OP, my dad's dad died when he was 4. His mum never remarried. I grew up with a Granny and Granddad on one side and just a Granny on the other. I always knew the story of how he had been sick and died and Granny brought up dad and his brother on her own.

It never once occurred to me to think that MY dad could get sick and die. Maybe I am unusual, but it was, as others have said, a story, a piece of family history. There is much more in her story, including babies who all died, and it didn't cross my mind to apply that to our modern family. That was all 'in the old days' and it wasn't real.

sosix · 18/02/2015 15:28

Keep it simple and upbeat as possible.
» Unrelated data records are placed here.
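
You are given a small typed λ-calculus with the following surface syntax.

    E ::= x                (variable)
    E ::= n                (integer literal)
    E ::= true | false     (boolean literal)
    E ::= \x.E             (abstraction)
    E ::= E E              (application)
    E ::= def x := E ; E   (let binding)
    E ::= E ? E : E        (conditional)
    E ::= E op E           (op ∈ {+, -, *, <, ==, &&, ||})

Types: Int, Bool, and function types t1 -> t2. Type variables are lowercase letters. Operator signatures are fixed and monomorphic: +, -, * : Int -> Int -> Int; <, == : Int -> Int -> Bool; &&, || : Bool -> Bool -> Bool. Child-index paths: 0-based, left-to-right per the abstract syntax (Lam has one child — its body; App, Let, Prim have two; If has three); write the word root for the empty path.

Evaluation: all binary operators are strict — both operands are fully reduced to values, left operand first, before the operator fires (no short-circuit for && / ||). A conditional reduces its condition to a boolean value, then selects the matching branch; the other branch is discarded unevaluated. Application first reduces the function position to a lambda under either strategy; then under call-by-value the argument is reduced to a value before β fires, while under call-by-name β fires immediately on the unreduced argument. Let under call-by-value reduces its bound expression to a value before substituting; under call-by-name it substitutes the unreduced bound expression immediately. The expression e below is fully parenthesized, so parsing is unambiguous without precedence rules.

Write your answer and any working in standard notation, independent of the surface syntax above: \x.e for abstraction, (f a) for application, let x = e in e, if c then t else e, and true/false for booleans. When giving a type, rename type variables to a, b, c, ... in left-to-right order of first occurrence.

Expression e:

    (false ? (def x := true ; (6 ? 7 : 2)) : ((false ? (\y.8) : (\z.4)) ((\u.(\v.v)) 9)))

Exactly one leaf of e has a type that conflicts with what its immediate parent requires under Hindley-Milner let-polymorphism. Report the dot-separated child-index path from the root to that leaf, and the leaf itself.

Working:
  unify Bool ~ Bool
let x : Bool
  unify Int ~ Bool
  FAIL: mismatch Int ~ Bool

Answer: 1.1.0 : 6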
I hope you had a goid childhood despite what happened.Flowers

sosix · 18/02/2015 15:30

Is your bio mum alive?

Parotpie01 · 18/02/2015 16:34

Sosix - I have no way of knowing, she was alive 3 years ago

OP posts:
WannaBe · 18/02/2015 17:05

op are there other things about this which concern you? i.e. that your dc may at some point want to look up the other side of their family if they know the truth? not now at a young age but as they get older? And that this may bring other issues back for you, especially wrt your mum?

I've often wondered about my dad's biological dad, not where he is, he's dead anyway by all accounts and I have no interest in him, but i do sometimes wonder wether he had other dc (apparently he did) and whether I might have uncles and aunts and cousins etc out there I know nothing about. It's purely a curiosity type thing, but by nature humans are curious, and things like the internet give us a platform on which to explore and sometimes resolve that curiosity.

As your mum got in contact with a cousin three years ago and appears to be still alive, might it help you to do some research (or pay someone else to do it) to find out where she is and what happened to her e.g. did she remarry, did she have other children etc, not because you want to re-establish that relationship but so that it doesn't come as any kind of shock if your own dc decide to explore in their own right as they get older?

sosix · 18/02/2015 17:20

Have you any interest in finding your bio mum? Have you thought about her showing up?

muminhants · 18/02/2015 17:20

Kids really do sense stuff. I didn't find out that I had a much older half-sister until I was 9, but because I knew my dad had been married before I just felt there was someone. I didn't know sooner because they'd fallen out and hadn't spoken for years. They later fell out again when I was 15 and haven't spoken since!

And I also suspected something with my mum - confirmed when I found my parents' marriage certificate when I was 13 - (a) they'd married after I was born, shock horror in the early 1970s, and (b) it had "previous marriage dissolved" for my mother as well as my father. She'd had a short marriage but it hadn't worked out.